Wednesday, October 8, 2014

Cooking with Orange Flower Water: Orange Butter!

Orange Blossoms
Orange Blossom Water was a very popular flavoring in the 18th and 19th centuries in American and English cookery.  It is derived from the distillation of orange flowers from the Seville Orange tree or other varieties of orange trees.  The use of orange blossom water in cookery comes to the west from North Africa, The Middle East, and the Mediterranean. The flavor of this distilled water is flowery but not too overpowering.  Rose Flower Water was also very popular in American and European cookery, and also of Middle Eastern origins.

Orange Butter
From Court Cookery, or the Compleat English Cook by R. Smith (cook to King William and the Duke of Buckinghamshire), London, 1725.

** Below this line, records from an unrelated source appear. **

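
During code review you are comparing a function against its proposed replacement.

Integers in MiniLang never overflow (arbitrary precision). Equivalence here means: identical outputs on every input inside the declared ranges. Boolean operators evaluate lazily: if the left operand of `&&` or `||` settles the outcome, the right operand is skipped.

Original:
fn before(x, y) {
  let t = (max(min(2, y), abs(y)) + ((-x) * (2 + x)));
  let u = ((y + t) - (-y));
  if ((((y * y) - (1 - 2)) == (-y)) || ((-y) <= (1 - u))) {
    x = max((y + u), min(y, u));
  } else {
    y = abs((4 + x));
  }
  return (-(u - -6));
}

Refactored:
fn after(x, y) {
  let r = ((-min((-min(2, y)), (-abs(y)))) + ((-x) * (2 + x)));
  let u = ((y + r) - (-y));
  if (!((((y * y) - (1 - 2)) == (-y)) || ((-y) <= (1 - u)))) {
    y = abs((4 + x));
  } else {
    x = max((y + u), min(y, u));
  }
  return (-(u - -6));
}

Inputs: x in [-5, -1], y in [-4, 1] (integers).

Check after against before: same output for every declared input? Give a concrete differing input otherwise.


The two are interchangeable: local variable names differ, and boolean connective usage differs, and min/max/abs usage differs, and every declared input agrees.
As a probe, take x=-3, y=-4: before runs t=1, then u=-7, then ((((y * y) - (1 - 2)) == (-y)) || ((-y) <= (1 - u))) is true, then x=-7, then returns 1; after runs r=1, then u=-7, then (!((((y * y) - (1 - 2)) == (-y)) || ((-y) <= (1 - u)))) is false, then x=-7, then returns 1; both end at 1.
An exhaustive pass over the 30 declared inputs shows identical outputs.
verdict: equivalent


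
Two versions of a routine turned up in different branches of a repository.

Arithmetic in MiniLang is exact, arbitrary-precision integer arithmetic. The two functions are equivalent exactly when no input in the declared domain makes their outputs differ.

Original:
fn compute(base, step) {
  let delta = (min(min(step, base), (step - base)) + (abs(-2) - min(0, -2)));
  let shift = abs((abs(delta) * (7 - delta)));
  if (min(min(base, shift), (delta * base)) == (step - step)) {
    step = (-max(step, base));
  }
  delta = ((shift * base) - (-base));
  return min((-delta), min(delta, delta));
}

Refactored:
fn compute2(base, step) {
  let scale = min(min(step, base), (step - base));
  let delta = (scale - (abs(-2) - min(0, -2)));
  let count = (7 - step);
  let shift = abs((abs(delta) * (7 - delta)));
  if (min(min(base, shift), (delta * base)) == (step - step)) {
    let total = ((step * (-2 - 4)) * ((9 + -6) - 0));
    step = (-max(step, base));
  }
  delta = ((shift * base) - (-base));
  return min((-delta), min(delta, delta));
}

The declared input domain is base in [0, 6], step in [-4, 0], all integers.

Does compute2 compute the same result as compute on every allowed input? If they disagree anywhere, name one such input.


Not equivalent: base=1, step=-4 separates them (-9 vs -145).
compute: delta := -1 | shift := 8 | (min(min(base, shift), (delta * base)) == (step - step)): false | delta := 9 | result -9
compute2: scale := -5 | delta := -9 | count := 11 | shift := 144 | (min(min(base, shift), (delta * base)) == (step - step)): false | delta := 145 | result -145
verdict: not equivalent; witness: base=1, step=-4


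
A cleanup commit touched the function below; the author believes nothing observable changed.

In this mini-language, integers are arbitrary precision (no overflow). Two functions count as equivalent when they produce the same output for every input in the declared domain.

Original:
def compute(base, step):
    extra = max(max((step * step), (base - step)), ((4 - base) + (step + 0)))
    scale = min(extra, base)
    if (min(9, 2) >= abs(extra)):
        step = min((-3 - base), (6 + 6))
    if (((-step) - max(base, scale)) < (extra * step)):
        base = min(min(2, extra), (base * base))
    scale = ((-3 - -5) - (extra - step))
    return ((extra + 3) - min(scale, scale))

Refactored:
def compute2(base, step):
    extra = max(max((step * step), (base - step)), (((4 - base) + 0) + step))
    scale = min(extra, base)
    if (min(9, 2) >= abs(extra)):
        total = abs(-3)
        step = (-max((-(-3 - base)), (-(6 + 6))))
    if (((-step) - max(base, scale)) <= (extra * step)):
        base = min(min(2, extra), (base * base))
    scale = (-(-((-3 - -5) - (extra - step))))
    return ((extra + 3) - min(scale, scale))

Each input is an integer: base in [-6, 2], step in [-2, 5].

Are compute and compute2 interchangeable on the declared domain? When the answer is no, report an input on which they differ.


Although `(((-step) - max(base, scale)) < (extra * step))` became `(((-step) - max(base, scale)) <= (extra * step))`, no input in the stated domain can expose it.
As a probe, take base=-5, step=2: compute runs extra := 11 | scale := -5 | (min(9, 2) >= abs(extra)): false | (((-step) - max(base, scale)) < (extra * step)): true | base := 2 | scale := -7 | result 21; compute2 runs extra := 11 | scale := -5 | (min(9, 2) >= abs(extra)): false | (((-step) - max(base, scale)) <= (extra * step)): true | base := 2 | scale := -7 | result 21; both end at 21.
Checked all 72 inputs in the declared domain: the outputs agree on every one.
verdict: equivalent


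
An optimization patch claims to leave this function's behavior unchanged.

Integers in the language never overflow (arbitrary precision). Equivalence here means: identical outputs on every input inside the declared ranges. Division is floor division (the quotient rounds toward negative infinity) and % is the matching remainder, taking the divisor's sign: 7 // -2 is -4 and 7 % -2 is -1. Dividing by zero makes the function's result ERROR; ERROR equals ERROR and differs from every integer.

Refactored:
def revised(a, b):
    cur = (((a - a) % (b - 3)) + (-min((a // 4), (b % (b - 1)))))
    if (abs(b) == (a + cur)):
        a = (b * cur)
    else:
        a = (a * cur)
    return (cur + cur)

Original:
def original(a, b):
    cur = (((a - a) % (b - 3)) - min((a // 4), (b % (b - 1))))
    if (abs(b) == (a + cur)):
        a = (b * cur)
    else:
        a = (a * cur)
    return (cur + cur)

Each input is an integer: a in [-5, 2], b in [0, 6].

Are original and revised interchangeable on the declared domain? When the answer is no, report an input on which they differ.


The two versions differ — the changes include arithmetic usage differs.
One worked example (a=-3, b=2) — original: cur becomes 1; next (abs(b) == (a + cur)) evaluates to false; next a becomes -3; next final value 2; revised: cur becomes 1; next (abs(b) == (a + cur)) evaluates to false; next a becomes -3; next final value 2; agreement on 2.
Checked all 56 inputs in the declared domain: the outputs agree on every one.
verdict: equivalent


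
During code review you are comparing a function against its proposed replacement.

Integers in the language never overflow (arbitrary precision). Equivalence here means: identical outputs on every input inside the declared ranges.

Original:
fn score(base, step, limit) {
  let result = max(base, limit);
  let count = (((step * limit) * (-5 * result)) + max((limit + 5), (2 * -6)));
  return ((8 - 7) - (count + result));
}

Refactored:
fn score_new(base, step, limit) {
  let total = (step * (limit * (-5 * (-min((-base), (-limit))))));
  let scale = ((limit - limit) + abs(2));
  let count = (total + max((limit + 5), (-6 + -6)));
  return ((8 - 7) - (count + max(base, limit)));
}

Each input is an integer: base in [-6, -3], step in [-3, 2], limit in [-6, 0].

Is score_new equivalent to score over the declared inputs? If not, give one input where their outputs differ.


Reading the diff, among the changes: statement counts differ; and local variable names differ; and constant usage differs; and min/max/abs usage differs; and arithmetic usage differs.
Tracing base=-4, step=-2, limit=0: score: result = 0; count = 5; return -4 | score_new: total = 0; scale = 2; count = 5; return -4 — matching result -4.
Every one of the 168 inputs gives matching results.
verdict: equivalent


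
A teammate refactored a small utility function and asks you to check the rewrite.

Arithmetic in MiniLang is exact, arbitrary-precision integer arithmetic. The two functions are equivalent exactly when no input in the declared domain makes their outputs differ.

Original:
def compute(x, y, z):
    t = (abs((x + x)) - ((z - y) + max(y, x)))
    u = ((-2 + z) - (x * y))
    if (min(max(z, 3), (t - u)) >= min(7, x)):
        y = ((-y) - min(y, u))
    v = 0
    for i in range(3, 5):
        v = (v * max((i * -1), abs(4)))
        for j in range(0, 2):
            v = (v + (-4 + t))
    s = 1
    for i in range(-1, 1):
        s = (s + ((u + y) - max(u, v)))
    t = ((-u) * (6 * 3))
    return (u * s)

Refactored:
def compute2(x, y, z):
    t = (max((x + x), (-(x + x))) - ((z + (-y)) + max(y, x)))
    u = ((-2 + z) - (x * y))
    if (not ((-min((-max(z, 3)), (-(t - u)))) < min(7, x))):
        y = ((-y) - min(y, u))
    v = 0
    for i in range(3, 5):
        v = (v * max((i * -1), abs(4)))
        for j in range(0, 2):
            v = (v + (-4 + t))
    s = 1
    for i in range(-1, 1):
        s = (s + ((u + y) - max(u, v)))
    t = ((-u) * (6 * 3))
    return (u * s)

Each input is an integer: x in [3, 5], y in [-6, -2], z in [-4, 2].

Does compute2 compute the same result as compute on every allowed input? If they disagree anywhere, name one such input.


Evaluate both at x=3, y=-6, z=-4.
compute: t = 1; u = 12; (min(max(z, 3), (t - u)) >= min(7, x)) -> false; v = 0; [i=3]; v = 0; [j=0]; v = -3; [j=1]; v = -6; [i=4]; v = -24; [j=0]; v = -27; [j=1]; v = -30; s = 1; [i=-1]; s = -5; [i=0]; s = -11; t = -216; return -132
compute2: t = 1; u = 12; (not ((-min((-max(z, 3)), (-(t - u)))) < min(7, x))) -> true; y = 12; v = 0; [i=3]; v = 0; [j=0]; v = -3; [j=1]; v = -6; [i=4]; v = -24; [j=0]; v = -27; [j=1]; v = -30; s = 1; [i=-1]; s = 13; [i=0]; s = 25; t = -216; return 300
-132 against 300: the behavior changed.
verdict: not equivalent; witness: x=3, y=-6, z=-4


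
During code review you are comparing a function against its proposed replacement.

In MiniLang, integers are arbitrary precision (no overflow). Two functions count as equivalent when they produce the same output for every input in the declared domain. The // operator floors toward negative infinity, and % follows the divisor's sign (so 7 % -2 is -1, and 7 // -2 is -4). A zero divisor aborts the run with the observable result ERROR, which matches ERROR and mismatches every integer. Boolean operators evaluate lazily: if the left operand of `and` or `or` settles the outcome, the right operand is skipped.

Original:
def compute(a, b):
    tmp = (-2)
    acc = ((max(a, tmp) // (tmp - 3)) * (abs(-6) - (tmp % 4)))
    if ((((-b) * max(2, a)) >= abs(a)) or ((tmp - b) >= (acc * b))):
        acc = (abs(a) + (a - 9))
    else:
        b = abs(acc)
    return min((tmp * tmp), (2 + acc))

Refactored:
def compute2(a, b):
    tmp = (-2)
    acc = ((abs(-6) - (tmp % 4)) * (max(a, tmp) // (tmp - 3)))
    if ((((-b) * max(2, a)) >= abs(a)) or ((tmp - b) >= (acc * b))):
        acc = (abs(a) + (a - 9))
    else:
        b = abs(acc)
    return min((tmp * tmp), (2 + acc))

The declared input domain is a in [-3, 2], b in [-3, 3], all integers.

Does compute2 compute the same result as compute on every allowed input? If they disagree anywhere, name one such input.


The two are interchangeable: same computation, different form, and every declared input agrees.
Tracing a=-1, b=-2: compute: tmp := -2 | acc := 0 | ((((-b) * max(2, a)) >= abs(a)) or ((tmp - b) >= (acc * b))): true | acc := -9 | result -7 | compute2: tmp := -2 | acc := 0 | ((((-b) * max(2, a)) >= abs(a)) or ((tmp - b) >= (acc * b))): true | acc := -9 | result -7 — matching result -7.
Checked all 42 inputs in the declared domain: the outputs agree on every one.
verdict: equivalent


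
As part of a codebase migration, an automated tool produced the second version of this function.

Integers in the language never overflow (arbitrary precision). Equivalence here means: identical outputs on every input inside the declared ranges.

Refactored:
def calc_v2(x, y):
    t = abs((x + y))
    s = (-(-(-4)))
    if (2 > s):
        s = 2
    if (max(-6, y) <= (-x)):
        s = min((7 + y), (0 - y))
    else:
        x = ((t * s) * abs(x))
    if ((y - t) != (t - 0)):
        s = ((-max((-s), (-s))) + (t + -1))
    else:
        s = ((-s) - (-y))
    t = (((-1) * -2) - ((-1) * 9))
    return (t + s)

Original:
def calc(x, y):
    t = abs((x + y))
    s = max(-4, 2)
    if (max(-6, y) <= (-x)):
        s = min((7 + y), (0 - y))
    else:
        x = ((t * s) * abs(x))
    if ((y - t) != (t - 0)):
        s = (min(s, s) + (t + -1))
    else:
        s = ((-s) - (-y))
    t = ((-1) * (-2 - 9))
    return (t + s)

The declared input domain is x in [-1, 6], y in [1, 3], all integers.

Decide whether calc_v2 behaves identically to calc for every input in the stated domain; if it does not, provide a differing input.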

Take the yolks of five hard eggs; put to it a pound of butter, a little refin’d sugar, with spoonful of orange flower water, and work it through a sieve.  Almond and Pistacia butter is made the same way, but let them be blanched and pounded.

Modern Recipe Adaptation
Yolks of 2 Hard-Cooked Eggs
1 Cup (8 Ounces or 2 Sticks) Butter, Softened (Click Here for Instructions on Making Butter from Scratch)
1 Tablespoon Granulated Sugar
2 Teaspoons Orange Flower Water (you can substitute with any flavored extract)

  1. Place the cooked egg yolks, butter, sugar and orange flower water in a medium sized bowl and mix together thoroughly with a wooden spoon or an electric mixer.
  2. According to the original c.1725 recipe, this butter can be passed through a sieve to mix all of the ingredients, but it is not necessary with today's modern mixing equipment.
  3. Serve with cake, freshly-made bread, or on toast points.